A sofa and a lamp in the middle of a street seems a bit odd IMO. I fail to see any connection but maybe I am missing something. I also don't know what the magazine is about so maybe the photo will relate.


----------



## atraff (Oct 24, 2013)

I try to create photos that are attention getting. If that is "a bit odd" then I am guilty! Want to see some more weird stuff, www.atempletonphoto.com


----------



## MK3Brent (Oct 24, 2013)

Strange.


----------



## DarkShadow (Oct 24, 2013)

atraff said:


> I try to create photos that are attention getting. If that is "a bit odd" then I am guilty! Want to see some more weird stuff, www.atempletonphoto.com



It's different for sure and nothing wrong with that. Looking at your site your executive portrait photos are very nice.


----------



## atraff (Oct 24, 2013)

Dark Shadow, thanks!


----------



## MiFleur (Oct 24, 2013)

I like it! it is different and does attract attention, The faces seem a little bluish on my screen...but it is not calibrated.


----------



## vintagesnaps (Oct 25, 2013)

I like the idea but I don't think the background works - it could depending on where the subjects were placed or with a different vantage point in relation to houses and cars etc. The lamp base partly blends into the trees; their heads somewhat blend into the background, and the potholes or whatever in the road don't enhance the photo. This doesn't seem comparable to the quality of your other photos which are well done. Not bad to experiment and try something new this just seems like it didn't quite work as well as it could.


----------



## twocolor (Oct 25, 2013)

LOVE the idea!  I think we all need to step out of the box now and again.  Kudos!  I also agree with vintagesnaps about subject placement.  I think maybe boosting the exposure on their faces a bit, increasing the contrast and popping the colors might make the image more dynamic.


----------



## Derrel (Oct 25, 2013)

DarkShadow said:


> A sofa and a lamp in the middle of a street seems a bit odd IMO. I fail to see any connection but maybe I am missing something. I also don't know what the magazine is about so maybe the photo will relate.

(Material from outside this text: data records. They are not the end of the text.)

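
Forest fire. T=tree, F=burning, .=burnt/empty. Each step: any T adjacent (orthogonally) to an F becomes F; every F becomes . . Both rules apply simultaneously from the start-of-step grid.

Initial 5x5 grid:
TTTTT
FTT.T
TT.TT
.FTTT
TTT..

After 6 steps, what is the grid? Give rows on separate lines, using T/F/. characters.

Step 1: 6 trees catch fire, 2 burn out
  FTTTT
  .FT.T
  FF.TT
  ..FTT
  TFT..
Step 2: 5 trees catch fire, 6 burn out
  .FTTT
  ..F.T
  ...TT
  ...FT
  F.F..
Step 3: 3 trees catch fire, 5 burn out
  ..FTT
  ....T
  ...FT
  ....F
  .....
Step 4: 2 trees catch fire, 3 burn out
  ...FT
  ....T
  ....F
  .....
  .....
Step 5: 2 trees catch fire, 2 burn out
  ....F
  ....F
  .....
  .....
  .....
Step 6: 0 trees catch fire, 2 burn out
  .....
  .....
  .....
  .....
  .....

.....
.....
.....
.....
.....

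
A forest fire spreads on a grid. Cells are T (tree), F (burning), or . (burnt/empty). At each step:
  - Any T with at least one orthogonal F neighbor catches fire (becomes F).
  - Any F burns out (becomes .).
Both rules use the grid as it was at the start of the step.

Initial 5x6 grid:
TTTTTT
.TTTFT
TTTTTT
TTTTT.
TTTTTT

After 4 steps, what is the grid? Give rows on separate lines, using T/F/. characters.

Step 1: 4 trees catch fire, 1 burn out
  TTTTFT
  .TTF.F
  TTTTFT
  TTTTT.
  TTTTTT
Step 2: 6 trees catch fire, 4 burn out
  TTTF.F
  .TF...
  TTTF.F
  TTTTF.
  TTTTTT
Step 3: 5 trees catch fire, 6 burn out
  TTF...
  .F....
  TTF...
  TTTF..
  TTTTFT
Step 4: 5 trees catch fire, 5 burn out
  TF....
  ......
  TF....
  TTF...
  TTTF.F

TF....
......
TF....
TTF...
TTTF.F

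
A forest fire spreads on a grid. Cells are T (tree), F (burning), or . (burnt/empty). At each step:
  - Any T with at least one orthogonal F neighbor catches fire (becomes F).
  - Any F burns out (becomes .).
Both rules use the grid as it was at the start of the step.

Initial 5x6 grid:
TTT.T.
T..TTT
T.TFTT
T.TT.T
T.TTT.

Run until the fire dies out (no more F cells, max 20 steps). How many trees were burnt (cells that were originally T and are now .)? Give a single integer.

Step 1: +4 fires, +1 burnt (F count now 4)
Step 2: +4 fires, +4 burnt (F count now 4)
Step 3: +5 fires, +4 burnt (F count now 5)
Step 4: +0 fires, +5 burnt (F count now 0)
Fire out after step 4
Initially T: 20, now '.': 23
Total burnt (originally-T cells now '.'): 13

Answer: 13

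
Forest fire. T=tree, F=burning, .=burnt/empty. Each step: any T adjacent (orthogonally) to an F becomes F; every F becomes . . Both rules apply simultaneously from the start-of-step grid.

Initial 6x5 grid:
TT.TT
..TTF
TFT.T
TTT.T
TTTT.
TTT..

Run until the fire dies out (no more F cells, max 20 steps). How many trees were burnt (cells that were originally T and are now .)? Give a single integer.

Step 1: +6 fires, +2 burnt (F count now 6)
Step 2: +6 fires, +6 burnt (F count now 6)
Step 3: +3 fires, +6 burnt (F count now 3)
Step 4: +3 fires, +3 burnt (F count now 3)
Step 5: +0 fires, +3 burnt (F count now 0)
Fire out after step 5
Initially T: 20, now '.': 28
Total burnt (originally-T cells now '.'): 18

Answer: 18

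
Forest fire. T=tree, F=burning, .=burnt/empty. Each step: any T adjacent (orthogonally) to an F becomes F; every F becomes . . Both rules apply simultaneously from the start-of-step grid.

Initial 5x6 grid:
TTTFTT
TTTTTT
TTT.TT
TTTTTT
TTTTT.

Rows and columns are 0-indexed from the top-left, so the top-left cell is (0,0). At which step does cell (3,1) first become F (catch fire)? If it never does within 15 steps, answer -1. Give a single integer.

Step 1: cell (3,1)='T' (+3 fires, +1 burnt)
Step 2: cell (3,1)='T' (+4 fires, +3 burnt)
Step 3: cell (3,1)='T' (+5 fires, +4 burnt)
Step 4: cell (3,1)='T' (+5 fires, +5 burnt)
Step 5: cell (3,1)='F' (+6 fires, +5 burnt)
  -> target ignites at step 5
Step 6: cell (3,1)='.' (+3 fires, +6 burnt)
Step 7: cell (3,1)='.' (+1 fires, +3 burnt)
Step 8: cell (3,1)='.' (+0 fires, +1 burnt)
  fire out at step 8

5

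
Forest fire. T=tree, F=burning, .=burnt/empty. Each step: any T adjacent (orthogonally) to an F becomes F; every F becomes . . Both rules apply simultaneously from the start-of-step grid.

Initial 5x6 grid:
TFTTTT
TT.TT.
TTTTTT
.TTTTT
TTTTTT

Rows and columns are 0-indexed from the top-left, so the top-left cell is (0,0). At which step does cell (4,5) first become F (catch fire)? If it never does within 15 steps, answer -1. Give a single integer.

Step 1: cell (4,5)='T' (+3 fires, +1 burnt)
Step 2: cell (4,5)='T' (+3 fires, +3 burnt)
Step 3: cell (4,5)='T' (+5 fires, +3 burnt)
Step 4: cell (4,5)='T' (+5 fires, +5 burnt)
Step 5: cell (4,5)='T' (+4 fires, +5 burnt)
Step 6: cell (4,5)='T' (+3 fires, +4 burnt)
Step 7: cell (4,5)='T' (+2 fires, +3 burnt)
Step 8: cell (4,5)='F' (+1 fires, +2 burnt)
  -> target ignites at step 8
Step 9: cell (4,5)='.' (+0 fires, +1 burnt)
  fire out at step 9

8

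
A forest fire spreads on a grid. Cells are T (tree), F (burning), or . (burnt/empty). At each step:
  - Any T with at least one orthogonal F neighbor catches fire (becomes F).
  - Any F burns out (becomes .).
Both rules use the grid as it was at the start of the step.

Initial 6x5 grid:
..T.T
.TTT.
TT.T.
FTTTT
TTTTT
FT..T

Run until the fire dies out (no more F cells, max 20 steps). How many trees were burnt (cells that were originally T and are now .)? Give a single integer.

Step 1: +4 fires, +2 burnt (F count now 4)
Step 2: +3 fires, +4 burnt (F count now 3)
Step 3: +3 fires, +3 burnt (F count now 3)
Step 4: +4 fires, +3 burnt (F count now 4)
Step 5: +3 fires, +4 burnt (F count now 3)
Step 6: +1 fires, +3 burnt (F count now 1)
Step 7: +0 fires, +1 burnt (F count now 0)
Fire out after step 7
Initially T: 19, now '.': 29
Total burnt (originally-T cells now '.'): 18

Answer: 18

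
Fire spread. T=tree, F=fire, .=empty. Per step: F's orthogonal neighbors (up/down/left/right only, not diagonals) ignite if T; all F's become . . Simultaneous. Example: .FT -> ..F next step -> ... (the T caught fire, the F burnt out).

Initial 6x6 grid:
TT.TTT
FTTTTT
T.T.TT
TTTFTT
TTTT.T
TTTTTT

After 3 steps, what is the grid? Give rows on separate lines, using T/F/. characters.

Step 1: 6 trees catch fire, 2 burn out
  FT.TTT
  .FTTTT
  F.T.TT
  TTF.FT
  TTTF.T
  TTTTTT
Step 2: 9 trees catch fire, 6 burn out
  .F.TTT
  ..FTTT
  ..F.FT
  FF...F
  TTF..T
  TTTFTT
Step 3: 8 trees catch fire, 9 burn out
  ...TTT
  ...FFT
  .....F
  ......
  FF...F
  TTF.FT

...TTT
...FFT
.....F
......
FF...F
TTF.FT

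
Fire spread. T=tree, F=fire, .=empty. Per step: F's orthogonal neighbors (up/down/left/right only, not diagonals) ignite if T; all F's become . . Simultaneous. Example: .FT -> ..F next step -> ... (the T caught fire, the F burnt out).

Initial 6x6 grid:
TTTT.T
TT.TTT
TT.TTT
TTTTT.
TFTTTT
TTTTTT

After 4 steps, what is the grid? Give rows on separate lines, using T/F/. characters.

Step 1: 4 trees catch fire, 1 burn out
  TTTT.T
  TT.TTT
  TT.TTT
  TFTTT.
  F.FTTT
  TFTTTT
Step 2: 6 trees catch fire, 4 burn out
  TTTT.T
  TT.TTT
  TF.TTT
  F.FTT.
  ...FTT
  F.FTTT
Step 3: 5 trees catch fire, 6 burn out
  TTTT.T
  TF.TTT
  F..TTT
  ...FT.
  ....FT
  ...FTT
Step 4: 6 trees catch fire, 5 burn out
  TFTT.T
  F..TTT
  ...FTT
  ....F.
  .....F
  ....FT

TFTT.T
F..TTT
...FTT
....F.
.....F
....FT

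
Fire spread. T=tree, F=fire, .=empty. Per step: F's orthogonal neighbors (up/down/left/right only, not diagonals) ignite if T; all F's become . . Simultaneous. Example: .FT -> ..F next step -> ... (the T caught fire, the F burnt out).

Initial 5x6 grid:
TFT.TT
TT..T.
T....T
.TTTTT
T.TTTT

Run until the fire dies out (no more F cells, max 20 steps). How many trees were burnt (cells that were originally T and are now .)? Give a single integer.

Answer: 5

Derivation:
Step 1: +3 fires, +1 burnt (F count now 3)
Step 2: +1 fires, +3 burnt (F count now 1)
Step 3: +1 fires, +1 burnt (F count now 1)
Step 4: +0 fires, +1 burnt (F count now 0)
Fire out after step 4
Initially T: 19, now '.': 16
Total burnt (originally-T cells now '.'): 5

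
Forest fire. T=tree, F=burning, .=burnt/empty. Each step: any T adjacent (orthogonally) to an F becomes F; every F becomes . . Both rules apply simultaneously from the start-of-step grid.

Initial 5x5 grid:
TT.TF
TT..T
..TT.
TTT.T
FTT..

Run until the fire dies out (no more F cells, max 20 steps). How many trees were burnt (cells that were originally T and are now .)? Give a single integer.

Step 1: +4 fires, +2 burnt (F count now 4)
Step 2: +2 fires, +4 burnt (F count now 2)
Step 3: +1 fires, +2 burnt (F count now 1)
Step 4: +1 fires, +1 burnt (F count now 1)
Step 5: +1 fires, +1 burnt (F count now 1)
Step 6: +0 fires, +1 burnt (F count now 0)
Fire out after step 6
Initially T: 14, now '.': 20
Total burnt (originally-T cells now '.'): 9

Answer: 9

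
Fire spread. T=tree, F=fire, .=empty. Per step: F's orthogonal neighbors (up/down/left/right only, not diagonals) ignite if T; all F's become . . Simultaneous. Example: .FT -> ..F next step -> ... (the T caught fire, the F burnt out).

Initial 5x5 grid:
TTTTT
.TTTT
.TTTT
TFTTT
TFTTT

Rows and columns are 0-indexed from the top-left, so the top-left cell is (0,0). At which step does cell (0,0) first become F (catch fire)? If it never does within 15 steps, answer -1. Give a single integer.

Step 1: cell (0,0)='T' (+5 fires, +2 burnt)
Step 2: cell (0,0)='T' (+4 fires, +5 burnt)
Step 3: cell (0,0)='T' (+5 fires, +4 burnt)
Step 4: cell (0,0)='F' (+4 fires, +5 burnt)
  -> target ignites at step 4
Step 5: cell (0,0)='.' (+2 fires, +4 burnt)
Step 6: cell (0,0)='.' (+1 fires, +2 burnt)
Step 7: cell (0,0)='.' (+0 fires, +1 burnt)
  fire out at step 7

4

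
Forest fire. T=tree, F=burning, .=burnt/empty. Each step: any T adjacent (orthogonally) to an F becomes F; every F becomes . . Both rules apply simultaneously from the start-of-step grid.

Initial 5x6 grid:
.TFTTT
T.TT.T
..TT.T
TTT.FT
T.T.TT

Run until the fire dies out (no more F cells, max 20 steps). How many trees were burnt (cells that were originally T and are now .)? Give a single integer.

Step 1: +5 fires, +2 burnt (F count now 5)
Step 2: +5 fires, +5 burnt (F count now 5)
Step 3: +4 fires, +5 burnt (F count now 4)
Step 4: +2 fires, +4 burnt (F count now 2)
Step 5: +1 fires, +2 burnt (F count now 1)
Step 6: +1 fires, +1 burnt (F count now 1)
Step 7: +0 fires, +1 burnt (F count now 0)
Fire out after step 7
Initially T: 19, now '.': 29
Total burnt (originally-T cells now '.'): 18

Answer: 18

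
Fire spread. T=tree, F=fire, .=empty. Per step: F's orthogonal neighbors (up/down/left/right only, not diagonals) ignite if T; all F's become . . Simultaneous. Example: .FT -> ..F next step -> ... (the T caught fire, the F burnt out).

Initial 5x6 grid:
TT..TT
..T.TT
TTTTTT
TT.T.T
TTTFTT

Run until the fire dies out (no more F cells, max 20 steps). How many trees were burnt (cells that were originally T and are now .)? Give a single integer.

Step 1: +3 fires, +1 burnt (F count now 3)
Step 2: +3 fires, +3 burnt (F count now 3)
Step 3: +5 fires, +3 burnt (F count now 5)
Step 4: +5 fires, +5 burnt (F count now 5)
Step 5: +3 fires, +5 burnt (F count now 3)
Step 6: +1 fires, +3 burnt (F count now 1)
Step 7: +0 fires, +1 burnt (F count now 0)
Fire out after step 7
Initially T: 22, now '.': 28
Total burnt (originally-T cells now '.'): 20

Answer: 20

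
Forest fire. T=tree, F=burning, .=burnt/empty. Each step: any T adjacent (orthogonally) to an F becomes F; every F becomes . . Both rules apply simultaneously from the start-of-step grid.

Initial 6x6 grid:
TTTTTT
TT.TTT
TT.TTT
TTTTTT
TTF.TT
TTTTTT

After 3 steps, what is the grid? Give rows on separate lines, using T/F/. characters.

Step 1: 3 trees catch fire, 1 burn out
  TTTTTT
  TT.TTT
  TT.TTT
  TTFTTT
  TF..TT
  TTFTTT
Step 2: 5 trees catch fire, 3 burn out
  TTTTTT
  TT.TTT
  TT.TTT
  TF.FTT
  F...TT
  TF.FTT
Step 3: 6 trees catch fire, 5 burn out
  TTTTTT
  TT.TTT
  TF.FTT
  F...FT
  ....TT
  F...FT

TTTTTT
TT.TTT
TF.FTT
F...FT
....TT
F...FT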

Yes, a sofa outside seems odd....BUT--if the sofa's outside in a field,especially an overgrown,ratty-looking inner city field with a grafitti-covered brick wall within sight of the field, and it's a high school senior shoot, then it's "cool".


----------



## atraff (Oct 25, 2013)

Like...elbows, everybody has an opinion. Here is the image used for the magazine cover.


----------



## PixelRabbit (Oct 25, 2013)

Hmmm why not show us that one you just posted instead of the one in the OP?  It is leaps and bounds better composition wise and pulls off the concept quite well while the first looks sloppy and static with distracting elements like the bushes, in the second my eye goes to the people, then to the headlights then back to the people, I like the second, the first, not so much.


----------



## atraff (Oct 25, 2013)

I was intoxicated. For a bunch of hobbyists some of you are quite critical.


----------



## rexbobcat (Oct 25, 2013)

Not trying to be too...blunt...But you posted in the "Professional Gallery." Nowhere does it suggest that everyone here is a hobbyist. Why are you getting defensive...

But on a more related note, I still don't understand the photo without some context. How does the street relate to these people and to the magazine? Is it a metaphor? Granted, most editorial photos do need some context for the viewer to understand it (hence the use of copy), but I'm honestly curious how all the elements work together to tell the story in the magazine.

You don't have to say what the magazine is, but who are these people?


----------



## hamlet (Oct 25, 2013)

Its different for sure. But you depict reality as everyday people see it, as opposed to black and white, super glossy, bursting unrealistic photoshop colors. Not that there is anything wrong with that, because i love all types of photography so long as its not trying to sell me something.


----------



## TheFotog (Nov 9, 2013)

Great idea but I  think there are better streets to do this on.


----------